Caritas Ravenna

Ragazzi ucraini affascinati dai mosaici di Ravenna. Olha (Caritas Ukraine): “Il bello di questo viaggio è stato vedere i bambini tornare bambini”

Giornata ravennate mercoledì per i ragazzi ucraini di Poltava e Kiev ospiti, in questi giorni, delle Caritas di Ravenna, Faenza e Imola. Prima alcune attività alla Casa del dono, poi il pranzo alla mensa Caritas a Santa Teresa e infine la visita ai mosaici. Il racconto di Olha, responsabile di Caritas Ucraina che ha accompagnato i ragazzi.

Il racconto di Olha (Caritas Ukraine)

“Il bello di questi giorni è vedere i bambini tornare bambini: guardarli ridere senza paure, farsi nuovi amici, godersi il mare, vedere città, giovare, fare esperienza dell’ospitalità romagnola”. Per noi è scontato. Ma per chi arriva dall’Ucraina è aria. Lo spiega a Risveglio Olha Sytnik, responsabile di Caritas Ucraina che ha accompagnato i ragazzi di Poltava ospitati in questi giorni in Romagna dalle Caritas di Ravenna, Faenza e Imola.

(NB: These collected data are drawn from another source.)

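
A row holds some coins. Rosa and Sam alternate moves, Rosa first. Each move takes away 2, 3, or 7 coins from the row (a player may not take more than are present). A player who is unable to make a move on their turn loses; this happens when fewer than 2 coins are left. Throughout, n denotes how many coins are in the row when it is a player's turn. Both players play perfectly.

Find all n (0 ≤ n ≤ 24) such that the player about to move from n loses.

Work bottom-up. With no move the player to move loses. Otherwise the position is W if at least one move leads to an L position for the opponent, and L if every move leads to a W.
n=0: no move → L
n=1: no move → L
n=2: W (go to 0, an L position)
n=3: W (go to 1, an L position)
n=4: W (go to 1, an L position)
n=5: L (options 3(W), 2(W) are all W)
n=6: L (options 4(W), 3(W) are all W)
n=7: W (go to 5, an L position)
n=8: W (go to 6, an L position)
n=9: W (go to 6, an L position)
n=10: L (options 8(W), 7(W), 3(W) are all W)
n=11: L (options 9(W), 8(W), 4(W) are all W)
n=12: W (go to 10, an L position)
n=13: W (go to 11, an L position)
n=14: W (go to 11, an L position)
n=15: L (options 13(W), 12(W), 8(W) are all W)
n=16: L (options 14(W), 13(W), 9(W) are all W)
n=17: W (go to 15, an L position)
n=18: W (go to 16, an L position)
n=19: W (go to 16, an L position)
n=20: L (options 18(W), 17(W), 13(W) are all W)
n=21: L (options 19(W), 18(W), 14(W) are all W)
n=22: W (go to 20, an L position)
n=23: W (go to 21, an L position)
n=24: W (go to 21, an L position)
The losing starting values of n are exactly the entries labelled L in this table (10 of them).

0, 1, 5, 6, 10, 11, 15, 16, 20, 21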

Pranzo a Santa Teresa e pomeriggio tra i mosaici: la giornata dei ragazzi ucraini a Ravenna

Giorni di risate e spensieratezza, mare e dei mosaici di Ravenna. Dopo attività ricreative nella casa del Dono, mercoledì a pranzo, i ragazzi ucraini sono stati accolti alla mensa Caritas a Santa Teresa dall’arcivescovo di Ravenna-Cervia, monsignor Lorenzo Ghizzoni e dalla direttrice Caritas, Daniela Biondi. per il pranzo e poi hanno visitato i mosaici delle basiliche di Ravenna. “Sono dei capolavori – dice Olha – non possono essere realmente percepiti dalle foto. I ragazzi erano affascinati dai dettagli dei mosaici e stupiti che queste opere d’arte siano sopravvissute per così tanto tempo. Per molti di loro è stato il primo incontro con questo patrimonio. Sono rimasti così colpiti che molti hanno acquistato piccoli mosaici o kit per realizzarli a casa, un tentativo di portare a casa un piccolo pezzo di queste meraviglie”.

Sorrisi che restano

“Dopo quello che hanno passato con la guerra – aggiunge – questi momenti di gioia, pace e sicurezza non hanno prezzo. I loro sorrisi e gli occhi che brillano resteranno il ricordo più bello di questi giorni”.

L’umanità, la cifra di questo viaggio

Cosa resterà, dunque, di questi giorni insieme? “Io credo che ricorderanno le persone che li hanno accolti con il cuore aperto, i loro nuovi amici, il mare, le avventure condivise, il gelato dopo un giorno caldo, la visita a città bellissime, e la sensazione di cura che ci avete trasmesso. Per molti di loro questo viaggio è un’occasione di dimenticare la guerra, anche solo per un po’, di sentirsi al sicuro e di sentirsi di nuovo bambini. Credo che queste sensazioni li accompagneranno per anni”. Un esempio: “Quello che mi ha colpito è l’atteggiamento delle persone che ci hanno accolto, la loro gentilezza, apertura e desiderio di aiutare. Anche nei dettagli, su ogni tipo di problema. In particolare, la dedizione dei volontari e delle persone anziane. Ieri c’erano due signore tra i 70 e gli 80 anni che ci hanno dedicato tempo ed energia. Mi hanno ricordato che l’attenzione agli altri non ha età. Quando alcuni ragazzi si sono scottati per il sole, ci hanno dato la crema, ancor prima che gliela chiedessimo: piccoli gesti che ti fanno sentire la cura. Mi ha stupito anche l’accoglienza delle comunità: volontari, famiglie, istituzioni, preti: ognuno ha scelto una strada diversa per aiutare i ragazzi e farsi sentire i benvenuti. L’umanità è l’aspetto che più ricorderò di questo viaggio”.